In fact, says Stevens, he doesn’t get all of Legion himself when he’s shooting it, or even when he sees it on the screen.

“When we watch playbacks, we see things that I swear we didn’t do in the shooting,” he says. “I’ve watched the pilot three times now and I saw things the third time that I hadn’t seen the first two. There are things that astound me – little Easter eggs here and there.”

The 34-year-old Stevens, who probably remains best known for his three seasons as Matthew Crawley in Downton Abbey, is fine if viewers take to the Internet to dissect each syllable of Legion, as Marvel and other comic book fans are prone to doing with shows they like. Or don’t like.

“There are elements we all aren’t sure about,” he says. “Like which of these things was reality? The show could be very enjoyable to fans on that level, and I’d love to read what people make of it.”

Adding another twist, the TV Legion starts from the comic characters and then charts its own course.

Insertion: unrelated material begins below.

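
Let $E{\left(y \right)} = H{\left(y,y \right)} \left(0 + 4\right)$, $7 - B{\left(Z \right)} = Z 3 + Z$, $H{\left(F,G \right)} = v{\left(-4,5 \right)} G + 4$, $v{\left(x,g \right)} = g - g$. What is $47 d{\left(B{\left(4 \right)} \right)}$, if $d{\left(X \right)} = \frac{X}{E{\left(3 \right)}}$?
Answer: $- \frac{423}{16} \approx -26.438$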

“We aren’t adapting specific comic storylines,” says Stevens. “But if you look at the original conception of Legion, the comic is really useful in terms of [David’s] manner, his mental state and his dry sense of humor.

“We didn’t want to get too invested in his having to be this or that. Strange things are happening to him and he hasn’t fully gotten to the point where he gets to in the comic.”

David Haller is still in largely uncharted waters, in other words, and doesn’t always seem to be moving toward land. But Stevens says he doesn’t find himself getting personally lost in it, for a very good reason.

“The real world is far, far weirder now,” he says, “than any Legion set.”